When estate planning for a blended family, it’s vital that you keep these things in mind. It can prevent confusion and arguments from developing further down the line.

Updating Your Will

According to data from the Office of National Statistics, blended families are becoming more common, rising by 22.9% over the past 10 years to a 2022 total of 3.6 million.

If you remarry with children from a previous relationship, it’s absolutely vital that you and your partner review and update your wills when estate planning. Wills and estate plans should be reviewed and updated after any major life event, such as a marriage or the birth of a child, to ensure your family will be protected and cared for in the event of your death.

Failing to write or writing an incorrect will can see children in blended families missing out on inheritance, so it’s vital your wills are correct and up-to-date when estate planning with your partner.

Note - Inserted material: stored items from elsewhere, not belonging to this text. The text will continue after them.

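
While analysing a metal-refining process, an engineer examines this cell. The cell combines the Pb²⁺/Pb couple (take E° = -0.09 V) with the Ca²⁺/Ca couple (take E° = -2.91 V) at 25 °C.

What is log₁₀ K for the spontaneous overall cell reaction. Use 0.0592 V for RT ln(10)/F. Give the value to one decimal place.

95.3

Cathode: Pb²⁺/Pb; anode: Ca²⁺/Ca. E°cell = +2.82 V, n = 2.
log K = nE°cell / 0.0592 = (2)(+2.82) / 0.0592 = 95.3.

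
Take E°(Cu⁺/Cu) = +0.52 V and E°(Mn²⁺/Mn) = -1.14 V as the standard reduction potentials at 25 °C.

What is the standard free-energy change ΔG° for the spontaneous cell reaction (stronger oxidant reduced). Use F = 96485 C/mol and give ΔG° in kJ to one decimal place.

Cu⁺/Cu (E° = +0.52 V) is the cathode; Mn²⁺/Mn (E° = -1.14 V) is the anode, so E°cell = +1.66 V.
Balancing electrons gives n = 2 (lcm of 1 and 2).
ΔG° = −nFE° = −(2)(96485)(+1.66) = -320,330 J = -320.3 kJ.

-320.3 kJ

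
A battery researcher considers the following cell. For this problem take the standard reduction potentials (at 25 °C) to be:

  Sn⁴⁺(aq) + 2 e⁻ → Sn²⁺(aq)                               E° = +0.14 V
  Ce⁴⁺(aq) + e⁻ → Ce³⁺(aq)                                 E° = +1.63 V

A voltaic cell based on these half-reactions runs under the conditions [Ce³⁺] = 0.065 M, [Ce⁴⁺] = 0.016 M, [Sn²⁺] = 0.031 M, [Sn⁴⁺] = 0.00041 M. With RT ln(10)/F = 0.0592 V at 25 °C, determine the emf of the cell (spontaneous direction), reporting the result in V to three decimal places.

Ce⁴⁺/Ce³⁺ is the cathode (higher E°), Sn⁴⁺/Sn²⁺ the anode: E°cell = +1.63 − (+0.14) = +1.49 V, n = 2.
Overall: 2 Ce⁴⁺(aq) + Sn²⁺(aq) → 2 Ce³⁺(aq) + Sn⁴⁺(aq)
Q = [Ce³⁺]^2·[Sn⁴⁺] / ([Ce⁴⁺]^2·[Sn²⁺]); log Q = -0.661.
E = E° − (0.0592/n) log Q = +1.49 − (0.0592/2)(-0.661) = +1.510 V.

+1.510 V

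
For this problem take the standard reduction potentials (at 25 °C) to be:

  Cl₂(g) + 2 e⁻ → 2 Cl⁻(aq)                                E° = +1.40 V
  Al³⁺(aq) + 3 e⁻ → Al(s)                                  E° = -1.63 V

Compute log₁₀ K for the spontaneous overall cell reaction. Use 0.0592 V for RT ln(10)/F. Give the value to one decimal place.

Cathode: Cl₂/Cl⁻; anode: Al³⁺/Al. E°cell = +3.03 V, n = 6.
log K = nE°cell / 0.0592 = (6)(+3.03) / 0.0592 = 307.1.

307.1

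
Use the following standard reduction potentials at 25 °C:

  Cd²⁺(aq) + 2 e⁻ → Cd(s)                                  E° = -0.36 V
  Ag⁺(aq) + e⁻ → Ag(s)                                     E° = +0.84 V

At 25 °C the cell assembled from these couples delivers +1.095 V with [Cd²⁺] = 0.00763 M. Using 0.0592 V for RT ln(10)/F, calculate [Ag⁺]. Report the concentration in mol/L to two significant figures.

Ag⁺/Ag is the cathode, Cd²⁺/Cd the anode: E°cell = +1.20 V, n = 2.
Overall reaction: 2 Ag⁺(aq) + Cd(s) → 2 Ag(s) + Cd²⁺(aq); Q = [Cd²⁺]^1/[Ag⁺]^2.
From E = E° − (0.0592/n) log Q: log Q = (E° − E)·n/0.0592 = (+1.20 − (+1.095))·2/0.0592 = 3.5473.
So 2·log[Ag⁺] = 1·log(0.00763) − log Q = -2.1175 − (3.5473) = -5.6648; log[Ag⁺] = -5.6648 / 2 = -2.8324; [Ag⁺] = 10^(-2.8324) ≈ 0.0015 M.

0.0015 M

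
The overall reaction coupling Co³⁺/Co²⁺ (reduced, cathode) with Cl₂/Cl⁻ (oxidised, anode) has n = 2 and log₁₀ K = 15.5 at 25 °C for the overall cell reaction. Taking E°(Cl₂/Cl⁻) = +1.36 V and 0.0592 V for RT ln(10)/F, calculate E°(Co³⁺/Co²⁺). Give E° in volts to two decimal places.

+1.82 V

E°cell = (0.0592/n)·log K = (0.0592/2)(15.5) = +0.459 V.
Since Co³⁺/Co²⁺ is the cathode and Cl₂/Cl⁻ the anode, E°cell = E°(Co³⁺/Co²⁺) − E°(Cl₂/Cl⁻).
So E°(Co³⁺/Co²⁺) = E°cell + E°(Cl₂/Cl⁻) = +0.459 + (+1.36) = +1.82 V.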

In traditional nuclear families, mirror wills where the estate is transferred to the surviving spouse are common. However, these can prove ineffective when estate planning for blended families. The surviving spouse may alter their will or remarry and choose to exclude their step-children from their inheritance.


When estate planning for your blended family, one of the most effective and appropriate approaches is to set up a trust. A trust can be set up while you are still alive, or you can leave instructions in your will for a trust to be formed after your death.

Whoever sets up the trust is referred to as the Trustor or the Settlor. They are responsible for moving assets into the trust, which can be cash, investments, or property assets. While the settlor or settlors manage the trust, they do not own any of the assets. Instead, ownership is transferred to the trust itself.

When estate planning for a blended family, a life interest of liferent trust can be particularly effective. In these trusts, children can be named as beneficiaries, while the surviving spouse can benefit from assets until their death. At that point, ownership of the assets is transferred to the beneficiaries.

Setting up a trust can be the perfect way of ensuring that your children are protected when estate planning for your blended family.


Arguments and disputes about inheritance can cause deep family rifts. These problems can be exacerbated in blended families, where laws and rights are less clear and less defined. Use the advice we’ve outlined in the guide above to make the right decisions when estate planning for your blended family.